OPEC’s No.2 Producer Rudderless As Iraq Oil Minister Resigns
Iraq may be the fastest-growing oil producer as of 2015, but it’s about to fall apart at the seams, with the war against the Islamic State in full swing, the back-and-forth with the Iraqi Kurds over oil exports, and rampant corruption that has the Iraqi prime minister pushing to replace his ministers with technocrats, prompting Iraq’s oil minister to throw in the towel.
Amid all of this, influential Shi’ite cleric Moqtada al-Sadr has organized poignant demonstrations in Baghdad, demanding a direct share in Iraqi oil revenues for all Iraqis. His voice is being heard by fellow Shi’ite prime minister, and he wants a new government with technocrats that are not connected to the political parties that are breeding unforeseen levels of corruption.

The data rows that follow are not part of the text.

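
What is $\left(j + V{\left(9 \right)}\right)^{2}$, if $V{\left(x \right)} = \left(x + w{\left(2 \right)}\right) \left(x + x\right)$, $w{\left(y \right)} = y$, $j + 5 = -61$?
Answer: $17424$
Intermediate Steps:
$j = -66$ ($j = -5 - 61 = -66$)
$V{\left(x \right)} = 2 x \left(2 + x\right)$ ($V{\left(x \right)} = \left(x + 2\right) \left(x + x\right) = \left(2 + x\right) 2 x = 2 x \left(2 + x\right)$)
$\left(j + V{\left(9 \right)}\right)^{2} = \left(-66 + 2 \cdot 9 \left(2 + 9\right)\right)^{2} = \left(-66 + 2 \cdot 9 \cdot 11\right)^{2} = \left(-66 + 198\right)^{2} = 132^{2} = 17424$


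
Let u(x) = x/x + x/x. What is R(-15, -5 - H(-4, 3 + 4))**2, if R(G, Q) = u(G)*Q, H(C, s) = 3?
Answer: 256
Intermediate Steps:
u(x) = 2 (u(x) = 1 + 1 = 2)
R(G, Q) = 2*Q
R(-15, -5 - H(-4, 3 + 4))**2 = (2*(-5 - 1*3))**2 = (2*(-5 - 3))**2 = (2*(-8))**2 = (-16)**2 = 256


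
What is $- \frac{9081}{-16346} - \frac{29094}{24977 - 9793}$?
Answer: $- \frac{6493935}{4773032} \approx -1.3605$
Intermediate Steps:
$- \frac{9081}{-16346} - \frac{29094}{24977 - 9793} = \left(-9081\right) \left(- \frac{1}{16346}\right) - \frac{29094}{15184} = \frac{9081}{16346} - \frac{1119}{584} = - \frac{6493935}{4773032}$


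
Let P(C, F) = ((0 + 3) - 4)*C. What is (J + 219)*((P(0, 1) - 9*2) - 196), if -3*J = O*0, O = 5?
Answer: -46866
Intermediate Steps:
P(C, F) = -C (P(C, F) = (3 - 4)*C = -C)
J = 0 (J = -5*0/3 = -⅓*0 = 0)
(J + 219)*((P(0, 1) - 9*2) - 196) = (0 + 219)*((-1*0 - 9*2) - 196) = 219*((0 - 18) - 196) = 219*(-18 - 196) = 219*(-214) = -46866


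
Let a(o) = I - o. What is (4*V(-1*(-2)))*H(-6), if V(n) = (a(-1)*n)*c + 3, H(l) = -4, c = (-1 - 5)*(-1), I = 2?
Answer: -624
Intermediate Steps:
c = 6 (c = -6*(-1) = 6)
a(o) = 2 - o
V(n) = 3 + 18*n (V(n) = ((2 - 1*(-1))*n)*6 + 3 = ((2 + 1)*n)*6 + 3 = (3*n)*6 + 3 = 18*n + 3 = 3 + 18*n)
(4*V(-1*(-2)))*H(-6) = (4*(3 + 18*(-1*(-2))))*(-4) = (4*(3 + 18*2))*(-4) = (4*(3 + 36))*(-4) = (4*39)*(-4) = 156*(-4) = -624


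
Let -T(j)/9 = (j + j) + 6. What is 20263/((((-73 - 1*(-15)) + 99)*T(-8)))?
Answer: 20263/3690 ≈ 5.4913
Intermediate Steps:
T(j) = -54 - 18*j (T(j) = -9*((j + j) + 6) = -9*(2*j + 6) = -9*(6 + 2*j) = -54 - 18*j)
20263/((((-73 - 1*(-15)) + 99)*T(-8))) = 20263/((((-73 - 1*(-15)) + 99)*(-54 - 18*(-8)))) = 20263/((((-73 + 15) + 99)*(-54 + 144))) = 20263/(((-58 + 99)*90)) = 20263/((41*90)) = 20263/3690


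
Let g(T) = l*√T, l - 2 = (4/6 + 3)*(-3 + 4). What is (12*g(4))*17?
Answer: 2312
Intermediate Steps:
l = 17/3 (l = 2 + (4/6 + 3)*(-3 + 4) = 2 + (4*(⅙) + 3)*1 = 2 + (⅔ + 3)*1 = 2 + (11/3)*1 = 2 + 11/3 = 17/3 ≈ 5.6667)
g(T) = 17*√T/3
(12*g(4))*17 = (12*(17*√4/3))*17 = (12*((17/3)*2))*17 = (12*(34/3))*17 = 136*17 = 2312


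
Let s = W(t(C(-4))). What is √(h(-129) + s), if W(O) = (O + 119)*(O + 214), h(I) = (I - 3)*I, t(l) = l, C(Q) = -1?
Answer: √42162 ≈ 205.33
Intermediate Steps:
h(I) = I*(-3 + I) (h(I) = (-3 + I)*I = I*(-3 + I))
W(O) = (119 + O)*(214 + O)
s = 25134 (s = 25466 + (-1)² + 333*(-1) = 25466 + 1 - 333 = 25134)
√(h(-129) + s) = √(-129*(-3 - 129) + 25134) = √(-129*(-132) + 25134) = √(17028 + 25134) = √42162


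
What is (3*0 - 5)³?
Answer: -125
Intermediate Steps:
(3*0 - 5)³ = (0 - 5)³ = (-5)³ = -125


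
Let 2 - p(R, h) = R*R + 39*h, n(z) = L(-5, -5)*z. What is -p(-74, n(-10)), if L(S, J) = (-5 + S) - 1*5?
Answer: 11324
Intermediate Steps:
L(S, J) = -10 + S (L(S, J) = (-5 + S) - 5 = -10 + S)
n(z) = -15*z (n(z) = (-10 - 5)*z = -15*z)
p(R, h) = 2 - R² - 39*h (p(R, h) = 2 - (R*R + 39*h) = 2 - (R² + 39*h) = 2 + (-R² - 39*h) = 2 - R² - 39*h)
-p(-74, n(-10)) = -(2 - 1*(-74)² - (-585)*(-10)) = -(2 - 1*5476 - 39*150) = -(2 - 5476 - 5850) = -1*(-11324) = 11324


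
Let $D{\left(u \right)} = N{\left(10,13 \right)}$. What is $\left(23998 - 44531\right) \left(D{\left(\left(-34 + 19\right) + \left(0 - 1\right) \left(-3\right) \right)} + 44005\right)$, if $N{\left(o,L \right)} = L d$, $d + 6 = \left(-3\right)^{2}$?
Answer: $-904355452$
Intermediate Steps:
$d = 3$ ($d = -6 + \left(-3\right)^{2} = -6 + 9 = 3$)
$N{\left(o,L \right)} = 3 L$ ($N{\left(o,L \right)} = L 3 = 3 L$)
$D{\left(u \right)} = 39$ ($D{\left(u \right)} = 3 \cdot 13 = 39$)
$\left(23998 - 44531\right) \left(D{\left(\left(-34 + 19\right) + \left(0 - 1\right) \left(-3\right) \right)} + 44005\right) = \left(23998 - 44531\right) \left(39 + 44005\right) = \left(-20533\right) 44044 = -904355452$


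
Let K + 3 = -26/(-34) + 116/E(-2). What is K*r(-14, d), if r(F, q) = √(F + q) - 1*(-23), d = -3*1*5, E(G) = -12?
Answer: -13961/51 - 607*I*√29/51 ≈ -273.75 - 64.094*I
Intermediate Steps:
d = -15 (d = -3*5 = -15)
r(F, q) = 23 + √(F + q) (r(F, q) = √(F + q) + 23 = 23 + √(F + q))
K = -607/51 (K = -3 + (-26/(-34) + 116/(-12)) = -3 + (-26*(-1/34) + 116*(-1/12)) = -3 + (13/17 - 29/3) = -3 - 454/51 = -607/51 ≈ -11.902)
K*r(-14, d) = -607*(23 + √(-14 - 15))/51 = -607*(23 + √(-29))/51 = -607*(23 + I*√29)/51 = -13961/51 - 607*I*√29/51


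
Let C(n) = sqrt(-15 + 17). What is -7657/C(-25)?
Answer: -7657*sqrt(2)/2 ≈ -5414.3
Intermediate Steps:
C(n) = sqrt(2)
-7657/C(-25) = -7657*sqrt(2)/2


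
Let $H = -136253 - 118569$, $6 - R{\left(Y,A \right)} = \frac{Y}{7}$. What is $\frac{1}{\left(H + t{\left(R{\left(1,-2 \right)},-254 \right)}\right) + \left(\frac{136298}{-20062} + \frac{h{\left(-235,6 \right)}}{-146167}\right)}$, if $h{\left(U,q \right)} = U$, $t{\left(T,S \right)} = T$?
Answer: $- \frac{209457311}{53374526764763} \approx -3.9243 \cdot 10^{-6}$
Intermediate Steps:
$R{\left(Y,A \right)} = 6 - \frac{Y}{7}$
$H = -254822$
$\frac{1}{\left(H + t{\left(R{\left(1,-2 \right)},-254 \right)}\right) + \left(\frac{136298}{-20062} + \frac{h{\left(-235,6 \right)}}{-146167}\right)} = \frac{1}{\left(-254822 + \left(6 - \frac{1}{7}\right)\right) + \left(\frac{136298}{-20062} - \frac{235}{-146167}\right)} = \frac{1}{\left(-254822 + \left(6 - \frac{1}{7}\right)\right) + \left(136298 \left(- \frac{1}{20062}\right) - - \frac{235}{146167}\right)} = \frac{1}{\left(-254822 + \frac{41}{7}\right) + \left(- \frac{68149}{10031} + \frac{235}{146167}\right)} = \frac{1}{- \frac{1783713}{7} - \frac{1422682514}{209457311}} = \frac{1}{- \frac{53374526764763}{209457311}} = - \frac{209457311}{53374526764763}$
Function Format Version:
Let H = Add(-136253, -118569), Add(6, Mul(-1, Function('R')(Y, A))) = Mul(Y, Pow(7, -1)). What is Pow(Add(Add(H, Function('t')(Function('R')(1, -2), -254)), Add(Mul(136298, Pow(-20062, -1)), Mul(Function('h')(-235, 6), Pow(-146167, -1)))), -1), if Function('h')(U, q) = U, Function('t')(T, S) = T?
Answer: Rational(-209457311, 53374526764763) ≈ -3.9243e-6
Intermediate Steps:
Function('R')(Y, A) = Add(6, Mul(Rational(-1, 7), Y)) (Function('R')(Y, A) = Add(6, Mul(-1, Mul(Y, Pow(7, -1)))) = Add(6, Mul(-1, Mul(Y, Rational(1, 7)))) = Add(6, Mul(-1, Mul(Rational(1, 7), Y))) = Add(6, Mul(Rational(-1, 7), Y)))
H = -254822
Pow(Add(Add(H, Function('t')(Function('R')(1, -2), -254)), Add(Mul(136298, Pow(-20062, -1)), Mul(Function('h')(-235, 6), Pow(-146167, -1)))), -1) = Pow(Add(Add(-254822, Add(6, Mul(Rational(-1, 7), 1))), Add(Mul(136298, Pow(-20062, -1)), Mul(-235, Pow(-146167, -1)))), -1) = Pow(Add(Add(-254822, Add(6, Rational(-1, 7))), Add(Mul(136298, Rational(-1, 20062)), Mul(-235, Rational(-1, 146167)))), -1) = Pow(Add(Add(-254822, Rational(41, 7)), Add(Rational(-68149, 10031), Rational(235, 146167))), -1) = Pow(Add(Rational(-1783713, 7), Rational(-1422682514, 209457311)), -1) = Pow(Rational(-53374526764763, 209457311), -1) = Rational(-209457311, 53374526764763)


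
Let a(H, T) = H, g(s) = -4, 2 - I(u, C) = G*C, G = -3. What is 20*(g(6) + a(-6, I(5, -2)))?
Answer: -200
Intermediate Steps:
I(u, C) = 2 + 3*C (I(u, C) = 2 - (-3)*C = 2 + 3*C)
20*(g(6) + a(-6, I(5, -2))) = 20*(-4 - 6) = 20*(-10) = -200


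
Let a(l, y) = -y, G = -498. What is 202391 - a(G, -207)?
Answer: 202184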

In an attempt to get out ahead of the government reshuffle, Oil Minister Abd al-Mahdi submitted his resignation late last week, naming his deputy, Fayadh Nema, to deal with all of his duties for the most part. Al-Mahdi has cancelled all appointments and official activities, and is no longer gracing the Ministry halls, but will continue to sign documents that only the oil minister can sign.
Al-Mahdi’s decision is in direct response to Prime Minister Haider al-Abadi’s plan, announced in February, to replace all ministers with technocrats in order to debilitate the system of patronage that has rendered Iraq one of the most corrupt governments in the world. But the process of nominating the technocrats for these traditionally lucrative ministerial positions will itself be a corrupt one. Iraq’s influential elite will not roll over so easily.
The timing is also important and has everything to do with oil revenues. Endemic corruption tends to suddenly be a problem to be dealt with when a government’s revenues are dwindling, so this is largely fallout from low oil prices and the costs of waging war against the Islamic State.
The corruption, low oil prices and the high-level Shi’ite protests bring Oil Minister al-Mahdi to the forefront here. Not only is he the country’s oil minister—he’s also a member of the very powerful Islamic Supreme Council of Iraq (ISCI) party.
For investors, this particular aspect of the chaos engulfing Iraq is troubling because it lends a great deal of uncertainty to IOCs (international oil contracts) as well as to exports from the national oil company. What one of the world’s largest oil exporters will do without a functioning Oil Ministry is anyone’s guess.
In the meantime, the Iraqi Kurds continue to gain the upper hand in the verbal conflict with Baghdad over oil export autonomy, and al-Mahdi was a key player in this game on the central government’s side.
Already, Iraq’s exports show signs of losing steam. There’s been no growth at least for March. While the status quo has been maintained for this month, the fact that Iraq is paying lip service to an output freeze ahead of a Doha meeting planned for 17 April indicates that Baghdad is aware that things are about to get worse.
Part of the lack of growth in exports for March has to do with outages in Iraq’s northern pipeline, which is now back online, but there are signs that the rebound in oil prices is only temporary.
From the south, Iraq exported an average of 3.35 million barrels per day during the first 23 days of March, according to Reuters data. The record for Iraq is 3.37 million barrels per day, which was achieved in November last year. Production for February was at 4.38 million barrels per day.
Indeed, under Oil Minister al-Mahdi, who assumed the post in October 2014, Iraq increased oil production to 4.5 million barrels a day in January—up from 3.3 million barrels a day when al-Mahdi took office, according to Bloomberg data.
The Shi’ites want to see more benefits from Iraq’s oil revenues because the lion’s share of Iraqi oil is produced in their territory. The weakening of the central government by the Islamic State conflict has both empowered the Kurds and the Shi’ites, and this is likely to gain further momentum, which will in turn upset the oil status quo.